HDP lawmakers were stripped of their immunity from prosecution and dozens were jailed on separatism charges. The government has ousted almost 100 elected mayors in Turkey’s Kurdish-majority southeast and the army has attacked PKK bases in Iraq and targeted an affiliated US-backed Kurdish force that’s carved out effective self-rule in northeastern Syria.

Demirtas was jailed for allegedly having ties to PKK and encouraging Kurds to protest over Turkey’s failure to stop Islamic State attacks on the Syrian Kurdish town of Kobani in 2014. He denied the charges.

The HDP says it’s not influenced by the PKK. It blames the group’s armed rebellion on a history of repressive policies toward Kurds, estimated to make up nearly a fifth of Turkey’s population. Some in the top echelon of the HDP say the party is under no illusion when it comes to Erdogan’s motives.

Tayip Temel, a deputy chairman of the party, accused the AKP of playing politics with what is a human right to visit a sick relative. “The AKP is winking at our people” he said. “None of HDP’s Kurdish supporters will be deceived as long as Demirtas remains jailed.”

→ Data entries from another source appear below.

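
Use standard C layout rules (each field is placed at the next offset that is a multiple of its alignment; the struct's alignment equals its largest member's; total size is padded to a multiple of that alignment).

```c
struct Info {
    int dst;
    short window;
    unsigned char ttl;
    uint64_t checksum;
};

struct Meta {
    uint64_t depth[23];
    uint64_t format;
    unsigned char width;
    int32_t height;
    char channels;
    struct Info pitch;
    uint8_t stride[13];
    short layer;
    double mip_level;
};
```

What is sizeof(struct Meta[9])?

2232

Info: dst at 0 (size 4, align 4) → ends 4; window at 4 (size 2, align 2) → ends 6; ttl at 6 (size 1, align 1) → ends 7; pad 1 to align 8 for checksum; checksum at 8 (size 8, align 8) → ends 16; total 16 bytes, alignment 8
depth at 0 (size 184, align 8) → ends 184
format at 184 (size 8, align 8) → ends 192
width at 192 (size 1, align 1) → ends 193
pad 3 to align 4 for height
height at 196 (size 4, align 4) → ends 200
channels at 200 (size 1, align 1) → ends 201
pad 7 to align 8 for pitch
pitch at 208 (size 16, align 8) → ends 224
stride at 224 (size 13, align 1) → ends 237
pad 1 to align 2 for layer
layer at 238 (size 2, align 2) → ends 240
mip_level at 240 (size 8, align 8) → ends 248
total 248 bytes, alignment 8
array of 9: 9 × 248 = 2232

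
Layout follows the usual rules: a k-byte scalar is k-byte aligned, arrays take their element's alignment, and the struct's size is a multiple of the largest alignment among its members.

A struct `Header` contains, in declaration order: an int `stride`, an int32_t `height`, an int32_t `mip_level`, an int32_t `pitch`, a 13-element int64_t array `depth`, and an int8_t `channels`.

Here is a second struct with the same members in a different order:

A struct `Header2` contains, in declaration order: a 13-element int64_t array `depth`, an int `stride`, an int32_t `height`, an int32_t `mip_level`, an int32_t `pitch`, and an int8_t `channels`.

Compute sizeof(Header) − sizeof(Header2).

0..4  stride  (4B, 4-aligned)
4..8  height  (4B, 4-aligned)
8..12  mip_level  (4B, 4-aligned)
12..16  pitch  (4B, 4-aligned)
16..120  depth  (104B, 8-aligned)
120..121  channels  (1B, 1-aligned)
121..128  -- tail padding (7B)
sizeof = 128, alignof = 8
— Header2 —
0..104  depth  (104B, 8-aligned)
104..108  stride  (4B, 4-aligned)
108..112  height  (4B, 4-aligned)
112..116  mip_level  (4B, 4-aligned)
116..120  pitch  (4B, 4-aligned)
120..121  channels  (1B, 1-aligned)
121..128  -- tail padding (7B)
sizeof = 128, alignof = 8
128 − 128 = 0

0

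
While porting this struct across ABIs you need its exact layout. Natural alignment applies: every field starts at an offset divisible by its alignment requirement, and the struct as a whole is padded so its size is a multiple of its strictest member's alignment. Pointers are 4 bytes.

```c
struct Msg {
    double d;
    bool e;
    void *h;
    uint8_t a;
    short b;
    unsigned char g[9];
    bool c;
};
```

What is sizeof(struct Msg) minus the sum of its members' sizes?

6

d at 0 (size 8, align 8) → ends 8
e at 8 (size 1, align 1) → ends 9
pad 3 to align 4 for h
h at 12 (size 4, align 4) → ends 16
a at 16 (size 1, align 1) → ends 17
pad 1 to align 2 for b
b at 18 (size 2, align 2) → ends 20
g at 20 (size 9, align 1) → ends 29
c at 29 (size 1, align 1) → ends 30
tail pad 2 to reach multiple of 8
total 32 bytes, alignment 8
data bytes 26, size 32 → padding 6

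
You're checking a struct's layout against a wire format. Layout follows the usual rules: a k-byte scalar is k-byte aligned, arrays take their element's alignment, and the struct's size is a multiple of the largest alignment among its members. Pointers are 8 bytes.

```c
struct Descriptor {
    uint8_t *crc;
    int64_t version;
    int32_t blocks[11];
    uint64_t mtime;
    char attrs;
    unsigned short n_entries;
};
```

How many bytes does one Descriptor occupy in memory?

0..8  crc  (8B, 8-aligned)
8..16  version  (8B, 8-aligned)
16..60  blocks  (44B, 4-aligned)
60..64  -- padding (4B)
64..72  mtime  (8B, 8-aligned)
72..73  attrs  (1B, 1-aligned)
73..74  -- padding (1B)
74..76  n_entries  (2B, 2-aligned)
76..80  -- tail padding (4B)
sizeof = 80, alignof = 8

80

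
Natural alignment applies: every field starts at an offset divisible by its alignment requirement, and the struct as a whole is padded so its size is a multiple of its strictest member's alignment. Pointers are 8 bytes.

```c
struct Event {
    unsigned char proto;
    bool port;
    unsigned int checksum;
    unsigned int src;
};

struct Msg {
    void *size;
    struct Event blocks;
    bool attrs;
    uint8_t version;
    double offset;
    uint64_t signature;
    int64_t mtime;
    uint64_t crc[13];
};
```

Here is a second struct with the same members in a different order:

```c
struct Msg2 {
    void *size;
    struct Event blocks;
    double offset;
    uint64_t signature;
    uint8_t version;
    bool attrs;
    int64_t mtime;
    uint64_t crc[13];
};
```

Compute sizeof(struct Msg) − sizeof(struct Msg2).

Event: @0: proto [1B, align 1] → 1; @1: port [1B, align 1] → 2; +2 pad (align 4); @4: checksum [4B, align 4] → 8; @8: src [4B, align 4] → 12; size 12, align 4
@0: size [8B, align 8] → 8
@8: blocks [12B, align 4] → 20
@20: attrs [1B, align 1] → 21
@21: version [1B, align 1] → 22
+2 pad (align 8)
@24: offset [8B, align 8] → 32
@32: signature [8B, align 8] → 40
@40: mtime [8B, align 8] → 48
@48: crc [104B, align 8] → 152
size 152, align 8
— Msg2 —
@0: size [8B, align 8] → 8
@8: blocks [12B, align 4] → 20
+4 pad (align 8)
@24: offset [8B, align 8] → 32
@32: signature [8B, align 8] → 40
@40: version [1B, align 1] → 41
@41: attrs [1B, align 1] → 42
+6 pad (align 8)
@48: mtime [8B, align 8] → 56
@56: crc [104B, align 8] → 160
size 160, align 8
152 − 160 = -8

-8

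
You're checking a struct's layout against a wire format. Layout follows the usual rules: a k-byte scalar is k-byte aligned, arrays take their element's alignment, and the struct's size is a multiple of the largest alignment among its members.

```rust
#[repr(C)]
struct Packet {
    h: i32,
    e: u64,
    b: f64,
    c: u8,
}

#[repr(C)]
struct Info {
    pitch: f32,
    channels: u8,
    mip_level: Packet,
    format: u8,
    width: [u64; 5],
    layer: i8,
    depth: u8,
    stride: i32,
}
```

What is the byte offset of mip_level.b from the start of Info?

24

Packet: h at 0 (size 4, align 4) → ends 4; pad 4 to align 8 for e; e at 8 (size 8, align 8) → ends 16; b at 16 (size 8, align 8) → ends 24; c at 24 (size 1, align 1) → ends 25; tail pad 7 to reach multiple of 8; total 32 bytes, alignment 8
pitch at 0 (size 4, align 4) → ends 4
channels at 4 (size 1, align 1) → ends 5
pad 3 to align 8 for mip_level
mip_level at 8 (size 32, align 8) → ends 40
within Packet: b at 16
8 + 16 = 24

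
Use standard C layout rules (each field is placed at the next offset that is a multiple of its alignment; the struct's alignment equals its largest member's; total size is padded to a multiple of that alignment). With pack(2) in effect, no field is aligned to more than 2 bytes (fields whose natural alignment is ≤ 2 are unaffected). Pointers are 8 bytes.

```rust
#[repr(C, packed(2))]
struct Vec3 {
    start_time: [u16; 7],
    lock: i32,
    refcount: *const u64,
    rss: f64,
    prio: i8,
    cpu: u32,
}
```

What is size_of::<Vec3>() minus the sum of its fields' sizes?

1

start_time at 0 (size 14, align 2) → ends 14
lock at 14 (size 4, align 2) → ends 18
refcount at 18 (size 8, align 2) → ends 26
rss at 26 (size 8, align 2) → ends 34
prio at 34 (size 1, align 1) → ends 35
pad 1 to align 2 for cpu
cpu at 36 (size 4, align 2) → ends 40
total 40 bytes, alignment 2
data bytes 39, size 40 → padding 1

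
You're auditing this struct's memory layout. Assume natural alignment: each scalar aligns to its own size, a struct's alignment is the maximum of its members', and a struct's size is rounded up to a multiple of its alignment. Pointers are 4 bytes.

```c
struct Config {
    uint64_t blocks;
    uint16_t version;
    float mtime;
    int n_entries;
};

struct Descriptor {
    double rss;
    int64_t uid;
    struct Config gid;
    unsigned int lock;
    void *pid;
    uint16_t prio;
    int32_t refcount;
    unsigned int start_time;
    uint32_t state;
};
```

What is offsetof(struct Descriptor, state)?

Config: 0..8  blocks  (8B, 8-aligned); 8..10  version  (2B, 2-aligned); 10..12  -- padding (2B); 12..16  mtime  (4B, 4-aligned); 16..20  n_entries  (4B, 4-aligned); 20..24  -- tail padding (4B); sizeof = 24, alignof = 8
0..8  rss  (8B, 8-aligned)
8..16  uid  (8B, 8-aligned)
16..40  gid  (24B, 8-aligned)
40..44  lock  (4B, 4-aligned)
44..48  pid  (4B, 4-aligned)
48..50  prio  (2B, 2-aligned)
50..52  -- padding (2B)
52..56  refcount  (4B, 4-aligned)
56..60  start_time  (4B, 4-aligned)
60..64  state  (4B, 4-aligned)

60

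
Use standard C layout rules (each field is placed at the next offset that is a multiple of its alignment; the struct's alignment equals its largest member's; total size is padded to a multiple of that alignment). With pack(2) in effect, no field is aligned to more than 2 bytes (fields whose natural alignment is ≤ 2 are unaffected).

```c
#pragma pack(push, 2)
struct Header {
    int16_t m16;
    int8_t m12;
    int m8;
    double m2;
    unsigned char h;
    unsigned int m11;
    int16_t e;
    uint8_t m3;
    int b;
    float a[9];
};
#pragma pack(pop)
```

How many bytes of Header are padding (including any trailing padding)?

@0: m16 [2B, align 2] → 2
@2: m12 [1B, align 1] → 3
+1 pad (align 2)
@4: m8 [4B, align 2] → 8
@8: m2 [8B, align 2] → 16
@16: h [1B, align 1] → 17
+1 pad (align 2)
@18: m11 [4B, align 2] → 22
@22: e [2B, align 2] → 24
@24: m3 [1B, align 1] → 25
+1 pad (align 2)
@26: b [4B, align 2] → 30
@30: a [36B, align 2] → 66
size 66, align 2
data bytes 63, size 66 → padding 3

3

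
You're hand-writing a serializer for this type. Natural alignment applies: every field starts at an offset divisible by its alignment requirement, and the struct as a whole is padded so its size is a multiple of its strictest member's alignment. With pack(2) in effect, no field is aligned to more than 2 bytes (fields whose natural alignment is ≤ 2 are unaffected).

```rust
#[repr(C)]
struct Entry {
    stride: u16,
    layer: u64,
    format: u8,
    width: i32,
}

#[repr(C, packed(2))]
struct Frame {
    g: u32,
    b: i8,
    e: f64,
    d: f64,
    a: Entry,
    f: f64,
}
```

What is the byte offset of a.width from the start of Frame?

Entry: @0: stride [2B, align 2] → 2; +6 pad (align 8); @8: layer [8B, align 8] → 16; @16: format [1B, align 1] → 17; +3 pad (align 4); @20: width [4B, align 4] → 24; size 24, align 8
@0: g [4B, align 2] → 4
@4: b [1B, align 1] → 5
+1 pad (align 2)
@6: e [8B, align 2] → 14
@14: d [8B, align 2] → 22
@22: a [24B, align 2] → 46
within Entry: width at 20
22 + 20 = 42

42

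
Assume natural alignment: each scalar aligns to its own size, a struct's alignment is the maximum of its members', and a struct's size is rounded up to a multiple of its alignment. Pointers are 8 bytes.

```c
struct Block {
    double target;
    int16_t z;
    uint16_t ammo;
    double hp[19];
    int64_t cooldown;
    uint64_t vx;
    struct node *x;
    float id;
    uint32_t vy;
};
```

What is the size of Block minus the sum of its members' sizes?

target at 0 (size 8, align 8) → ends 8
z at 8 (size 2, align 2) → ends 10
ammo at 10 (size 2, align 2) → ends 12
pad 4 to align 8 for hp
hp at 16 (size 152, align 8) → ends 168
cooldown at 168 (size 8, align 8) → ends 176
vx at 176 (size 8, align 8) → ends 184
x at 184 (size 8, align 8) → ends 192
id at 192 (size 4, align 4) → ends 196
vy at 196 (size 4, align 4) → ends 200
total 200 bytes, alignment 8
data bytes 196, size 200 → padding 4

4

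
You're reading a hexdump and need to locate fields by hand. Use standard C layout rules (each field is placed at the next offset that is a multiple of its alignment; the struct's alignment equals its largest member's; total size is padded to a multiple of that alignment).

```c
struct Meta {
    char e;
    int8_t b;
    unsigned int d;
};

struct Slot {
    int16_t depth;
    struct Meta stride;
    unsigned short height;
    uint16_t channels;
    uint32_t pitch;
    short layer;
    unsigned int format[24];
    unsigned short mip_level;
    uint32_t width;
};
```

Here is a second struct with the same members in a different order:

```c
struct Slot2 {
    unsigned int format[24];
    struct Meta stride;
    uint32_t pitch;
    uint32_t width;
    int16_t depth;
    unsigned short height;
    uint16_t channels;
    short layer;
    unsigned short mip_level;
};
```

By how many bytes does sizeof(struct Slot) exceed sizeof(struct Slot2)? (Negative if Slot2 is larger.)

4

Meta: 0..1  e  (1B, 1-aligned); 1..2  b  (1B, 1-aligned); 2..4  -- padding (2B); 4..8  d  (4B, 4-aligned); sizeof = 8, alignof = 4
0..2  depth  (2B, 2-aligned)
2..4  -- padding (2B)
4..12  stride  (8B, 4-aligned)
12..14  height  (2B, 2-aligned)
14..16  channels  (2B, 2-aligned)
16..20  pitch  (4B, 4-aligned)
20..22  layer  (2B, 2-aligned)
22..24  -- padding (2B)
24..120  format  (96B, 4-aligned)
120..122  mip_level  (2B, 2-aligned)
122..124  -- padding (2B)
124..128  width  (4B, 4-aligned)
sizeof = 128, alignof = 4
— Slot2 —
0..96  format  (96B, 4-aligned)
96..104  stride  (8B, 4-aligned)
104..108  pitch  (4B, 4-aligned)
108..112  width  (4B, 4-aligned)
112..114  depth  (2B, 2-aligned)
114..116  height  (2B, 2-aligned)
116..118  channels  (2B, 2-aligned)
118..120  layer  (2B, 2-aligned)
120..122  mip_level  (2B, 2-aligned)
122..124  -- tail padding (2B)
sizeof = 124, alignof = 4
128 − 124 = 4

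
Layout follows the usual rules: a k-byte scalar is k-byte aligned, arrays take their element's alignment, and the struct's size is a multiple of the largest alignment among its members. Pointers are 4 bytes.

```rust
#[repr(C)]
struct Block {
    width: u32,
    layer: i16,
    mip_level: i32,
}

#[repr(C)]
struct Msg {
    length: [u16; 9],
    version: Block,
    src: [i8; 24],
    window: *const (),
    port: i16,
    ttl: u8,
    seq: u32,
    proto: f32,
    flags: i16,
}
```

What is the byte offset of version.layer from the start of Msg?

Block: 0..4  width  (4B, 4-aligned); 4..6  layer  (2B, 2-aligned); 6..8  -- padding (2B); 8..12  mip_level  (4B, 4-aligned); sizeof = 12, alignof = 4
0..18  length  (18B, 2-aligned)
18..20  -- padding (2B)
20..32  version  (12B, 4-aligned)
within Block: layer at 4
20 + 4 = 24

24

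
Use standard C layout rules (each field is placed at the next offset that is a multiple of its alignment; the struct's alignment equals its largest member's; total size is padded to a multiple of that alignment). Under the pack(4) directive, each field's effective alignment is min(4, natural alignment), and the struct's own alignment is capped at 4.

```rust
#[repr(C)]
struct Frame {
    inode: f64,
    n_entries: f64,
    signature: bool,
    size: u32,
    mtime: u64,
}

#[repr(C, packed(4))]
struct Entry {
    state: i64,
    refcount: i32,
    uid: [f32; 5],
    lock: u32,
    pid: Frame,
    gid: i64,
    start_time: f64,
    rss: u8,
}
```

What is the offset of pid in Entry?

Frame: @0: inode [8B, align 8] → 8; @8: n_entries [8B, align 8] → 16; @16: signature [1B, align 1] → 17; +3 pad (align 4); @20: size [4B, align 4] → 24; @24: mtime [8B, align 8] → 32; size 32, align 8
@0: state [8B, align 4] → 8
@8: refcount [4B, align 4] → 12
@12: uid [20B, align 4] → 32
@32: lock [4B, align 4] → 36
@36: pid [32B, align 4] → 68

36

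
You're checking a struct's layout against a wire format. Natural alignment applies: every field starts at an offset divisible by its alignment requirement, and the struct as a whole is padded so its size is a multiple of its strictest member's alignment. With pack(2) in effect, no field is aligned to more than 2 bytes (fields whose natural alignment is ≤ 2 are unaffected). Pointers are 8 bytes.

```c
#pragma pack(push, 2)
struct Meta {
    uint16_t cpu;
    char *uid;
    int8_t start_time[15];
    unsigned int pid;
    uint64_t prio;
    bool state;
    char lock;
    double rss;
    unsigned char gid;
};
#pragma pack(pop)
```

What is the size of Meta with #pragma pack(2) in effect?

50

cpu at 0 (size 2, align 2) → ends 2
uid at 2 (size 8, align 2) → ends 10
start_time at 10 (size 15, align 1) → ends 25
pad 1 to align 2 for pid
pid at 26 (size 4, align 2) → ends 30
prio at 30 (size 8, align 2) → ends 38
state at 38 (size 1, align 1) → ends 39
lock at 39 (size 1, align 1) → ends 40
rss at 40 (size 8, align 2) → ends 48
gid at 48 (size 1, align 1) → ends 49
tail pad 1 to reach multiple of 2
total 50 bytes, alignment 2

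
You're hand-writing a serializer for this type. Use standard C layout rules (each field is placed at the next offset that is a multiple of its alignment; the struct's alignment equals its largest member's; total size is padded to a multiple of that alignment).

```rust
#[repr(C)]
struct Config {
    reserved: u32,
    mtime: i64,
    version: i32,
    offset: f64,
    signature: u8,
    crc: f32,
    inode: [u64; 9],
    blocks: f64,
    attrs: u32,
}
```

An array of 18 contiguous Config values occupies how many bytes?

2304

@0: reserved [4B, align 4] → 4
+4 pad (align 8)
@8: mtime [8B, align 8] → 16
@16: version [4B, align 4] → 20
+4 pad (align 8)
@24: offset [8B, align 8] → 32
@32: signature [1B, align 1] → 33
+3 pad (align 4)
@36: crc [4B, align 4] → 40
@40: inode [72B, align 8] → 112
@112: blocks [8B, align 8] → 120
@120: attrs [4B, align 4] → 124
+4 tail pad (align 8)
size 128, align 8
array of 18: 18 × 128 = 2304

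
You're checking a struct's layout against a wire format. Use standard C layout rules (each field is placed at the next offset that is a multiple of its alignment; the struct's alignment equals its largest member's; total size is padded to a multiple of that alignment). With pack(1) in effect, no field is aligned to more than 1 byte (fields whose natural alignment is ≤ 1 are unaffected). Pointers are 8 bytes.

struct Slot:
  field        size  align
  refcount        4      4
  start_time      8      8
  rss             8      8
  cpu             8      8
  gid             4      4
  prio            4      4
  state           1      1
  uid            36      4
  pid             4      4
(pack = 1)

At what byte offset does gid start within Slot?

28

0..4  refcount  (4B, 1-aligned)
4..12  start_time  (8B, 1-aligned)
12..20  rss  (8B, 1-aligned)
20..28  cpu  (8B, 1-aligned)
28..32  gid  (4B, 1-aligned)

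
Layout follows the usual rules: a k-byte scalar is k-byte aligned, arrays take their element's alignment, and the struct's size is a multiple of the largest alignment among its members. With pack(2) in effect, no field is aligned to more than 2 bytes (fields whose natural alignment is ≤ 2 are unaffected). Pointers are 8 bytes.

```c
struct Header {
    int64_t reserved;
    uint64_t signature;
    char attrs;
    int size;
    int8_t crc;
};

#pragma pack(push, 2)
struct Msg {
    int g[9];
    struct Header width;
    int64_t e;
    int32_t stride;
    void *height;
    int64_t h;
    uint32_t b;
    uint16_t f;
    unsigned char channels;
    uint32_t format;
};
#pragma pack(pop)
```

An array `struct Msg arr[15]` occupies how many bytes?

1620

Header: 0..8  reserved  (8B, 8-aligned); 8..16  signature  (8B, 8-aligned); 16..17  attrs  (1B, 1-aligned); 17..20  -- padding (3B); 20..24  size  (4B, 4-aligned); 24..25  crc  (1B, 1-aligned); 25..32  -- tail padding (7B); sizeof = 32, alignof = 8
0..36  g  (36B, 2-aligned)
36..68  width  (32B, 2-aligned)
68..76  e  (8B, 2-aligned)
76..80  stride  (4B, 2-aligned)
80..88  height  (8B, 2-aligned)
88..96  h  (8B, 2-aligned)
96..100  b  (4B, 2-aligned)
100..102  f  (2B, 2-aligned)
102..103  channels  (1B, 1-aligned)
103..104  -- padding (1B)
104..108  format  (4B, 2-aligned)
sizeof = 108, alignof = 2
array of 15: 15 × 108 = 1620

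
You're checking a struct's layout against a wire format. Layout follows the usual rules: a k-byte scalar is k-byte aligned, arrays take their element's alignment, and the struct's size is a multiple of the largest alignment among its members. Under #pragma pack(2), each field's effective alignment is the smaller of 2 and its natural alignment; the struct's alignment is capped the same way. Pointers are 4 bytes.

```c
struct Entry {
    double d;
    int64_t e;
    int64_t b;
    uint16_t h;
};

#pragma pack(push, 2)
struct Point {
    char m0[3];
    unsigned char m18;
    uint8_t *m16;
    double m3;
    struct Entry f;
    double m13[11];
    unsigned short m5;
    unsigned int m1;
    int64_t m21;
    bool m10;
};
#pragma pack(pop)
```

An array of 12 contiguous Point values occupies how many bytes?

Entry: d at 0 (size 8, align 8) → ends 8; e at 8 (size 8, align 8) → ends 16; b at 16 (size 8, align 8) → ends 24; h at 24 (size 2, align 2) → ends 26; tail pad 6 to reach multiple of 8; total 32 bytes, alignment 8
m0 at 0 (size 3, align 1) → ends 3
m18 at 3 (size 1, align 1) → ends 4
m16 at 4 (size 4, align 2) → ends 8
m3 at 8 (size 8, align 2) → ends 16
f at 16 (size 32, align 2) → ends 48
m13 at 48 (size 88, align 2) → ends 136
m5 at 136 (size 2, align 2) → ends 138
m1 at 138 (size 4, align 2) → ends 142
m21 at 142 (size 8, align 2) → ends 150
m10 at 150 (size 1, align 1) → ends 151
tail pad 1 to reach multiple of 2
total 152 bytes, alignment 2
array of 12: 12 × 152 = 1824

1824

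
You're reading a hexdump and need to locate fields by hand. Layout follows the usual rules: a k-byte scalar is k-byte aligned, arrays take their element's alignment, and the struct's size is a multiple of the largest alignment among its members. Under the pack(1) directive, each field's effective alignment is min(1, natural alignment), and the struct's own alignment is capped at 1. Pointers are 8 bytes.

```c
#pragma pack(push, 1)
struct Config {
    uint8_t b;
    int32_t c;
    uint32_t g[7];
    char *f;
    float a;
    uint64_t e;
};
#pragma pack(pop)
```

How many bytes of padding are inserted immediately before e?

0

0..1  b  (1B, 1-aligned)
1..5  c  (4B, 1-aligned)
5..33  g  (28B, 1-aligned)
33..41  f  (8B, 1-aligned)
41..45  a  (4B, 1-aligned)
45..53  e  (8B, 1-aligned)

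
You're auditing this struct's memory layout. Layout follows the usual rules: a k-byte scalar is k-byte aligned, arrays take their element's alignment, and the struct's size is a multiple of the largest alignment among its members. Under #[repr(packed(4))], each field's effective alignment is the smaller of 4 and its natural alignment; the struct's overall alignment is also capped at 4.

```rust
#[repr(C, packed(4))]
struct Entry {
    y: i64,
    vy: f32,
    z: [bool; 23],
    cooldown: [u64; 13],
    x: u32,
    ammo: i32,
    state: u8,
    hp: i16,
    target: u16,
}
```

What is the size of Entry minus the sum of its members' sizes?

4

y at 0 (size 8, align 4) → ends 8
vy at 8 (size 4, align 4) → ends 12
z at 12 (size 23, align 1) → ends 35
pad 1 to align 4 for cooldown
cooldown at 36 (size 104, align 4) → ends 140
x at 140 (size 4, align 4) → ends 144
ammo at 144 (size 4, align 4) → ends 148
state at 148 (size 1, align 1) → ends 149
pad 1 to align 2 for hp
hp at 150 (size 2, align 2) → ends 152
target at 152 (size 2, align 2) → ends 154
tail pad 2 to reach multiple of 4
total 156 bytes, alignment 4
data bytes 152, size 156 → padding 4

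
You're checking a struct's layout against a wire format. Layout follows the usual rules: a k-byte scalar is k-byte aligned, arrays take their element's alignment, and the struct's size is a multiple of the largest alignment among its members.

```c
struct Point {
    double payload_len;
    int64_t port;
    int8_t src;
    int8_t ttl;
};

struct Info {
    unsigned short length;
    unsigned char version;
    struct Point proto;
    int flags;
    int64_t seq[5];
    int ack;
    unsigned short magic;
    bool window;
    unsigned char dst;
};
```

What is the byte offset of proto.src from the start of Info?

Point: payload_len at 0 (size 8, align 8) → ends 8; port at 8 (size 8, align 8) → ends 16; src at 16 (size 1, align 1) → ends 17; ttl at 17 (size 1, align 1) → ends 18; tail pad 6 to reach multiple of 8; total 24 bytes, alignment 8
length at 0 (size 2, align 2) → ends 2
version at 2 (size 1, align 1) → ends 3
pad 5 to align 8 for proto
proto at 8 (size 24, align 8) → ends 32
within Point: src at 16
8 + 16 = 24

24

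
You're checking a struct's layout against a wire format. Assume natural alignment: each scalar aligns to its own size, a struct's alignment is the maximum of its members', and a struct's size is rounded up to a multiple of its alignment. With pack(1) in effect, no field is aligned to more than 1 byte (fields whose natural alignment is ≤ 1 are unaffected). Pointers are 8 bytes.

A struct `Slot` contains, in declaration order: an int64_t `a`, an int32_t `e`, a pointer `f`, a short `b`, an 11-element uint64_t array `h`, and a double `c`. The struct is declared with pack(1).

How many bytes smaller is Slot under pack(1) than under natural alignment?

10

natural layout:
  a at 0 (size 8, align 8) → ends 8
  e at 8 (size 4, align 4) → ends 12
  pad 4 to align 8 for f
  f at 16 (size 8, align 8) → ends 24
  b at 24 (size 2, align 2) → ends 26
  pad 6 to align 8 for h
  h at 32 (size 88, align 8) → ends 120
  c at 120 (size 8, align 8) → ends 128
  total 128 bytes, alignment 8
packed(1) layout:
  a at 0 (size 8, align 1) → ends 8
  e at 8 (size 4, align 1) → ends 12
  f at 12 (size 8, align 1) → ends 20
  b at 20 (size 2, align 1) → ends 22
  h at 22 (size 88, align 1) → ends 110
  c at 110 (size 8, align 1) → ends 118
  total 118 bytes, alignment 1
128 − 118 = 10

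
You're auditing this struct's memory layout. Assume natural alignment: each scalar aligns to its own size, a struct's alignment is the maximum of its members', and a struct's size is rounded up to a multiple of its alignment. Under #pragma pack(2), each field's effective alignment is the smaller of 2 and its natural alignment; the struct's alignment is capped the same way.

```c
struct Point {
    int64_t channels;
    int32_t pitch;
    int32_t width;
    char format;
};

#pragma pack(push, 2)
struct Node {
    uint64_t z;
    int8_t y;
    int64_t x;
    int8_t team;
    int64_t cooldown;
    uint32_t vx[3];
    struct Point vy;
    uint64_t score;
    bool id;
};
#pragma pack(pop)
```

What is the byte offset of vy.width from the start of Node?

52

Point: 0..8  channels  (8B, 8-aligned); 8..12  pitch  (4B, 4-aligned); 12..16  width  (4B, 4-aligned); 16..17  format  (1B, 1-aligned); 17..24  -- tail padding (7B); sizeof = 24, alignof = 8
0..8  z  (8B, 2-aligned)
8..9  y  (1B, 1-aligned)
9..10  -- padding (1B)
10..18  x  (8B, 2-aligned)
18..19  team  (1B, 1-aligned)
19..20  -- padding (1B)
20..28  cooldown  (8B, 2-aligned)
28..40  vx  (12B, 2-aligned)
40..64  vy  (24B, 2-aligned)
within Point: width at 12
40 + 12 = 52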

While Demirtas was flown to Diyarbakir, his wife and children had traveled to the western city of Edirne to see him and he also met them on Nov. 12, Karavil, the friend, said.

A day later, a bomb exploded in central Istanbul, fueling nationalist sentiment “just at a time when questions were raised on whether there are normalization steps in politics,” HDP lawmaker Garo Paylan said in parliament on Nov. 15.

Demirtas denounced the bombing through a Twitter message via his lawyers on the day of the attack. “Regardless of the purpose or justification, any attack targeting civilians is terrorism,” he said. “I am condemning the act of terrorism that openly targets civilians in Istiklal Street.”

Erdogan’s crackdown on the Kurds plays well with the nationalist voters that the AKP and its ally, the MHP, need to keep control of conservative bastions across the country.

But even with the bounce in recent months, most polls suggest Erdogan may struggle to win more than 50% of the presidential vote to give him a first-round victory. He is seeking to broaden his support base to increase his chances in a run-off to extend his 20-year-rule.

“The government really needs to take trust-building steps to create a common political ground with the Kurds,” said Mehmet Kaya, head of the chamber of commerce in Diyarbakir. “But we are still at the opposite end, the resistance toward Kurds is still prevalent in the government as well as nationalist members of the opposition camp.”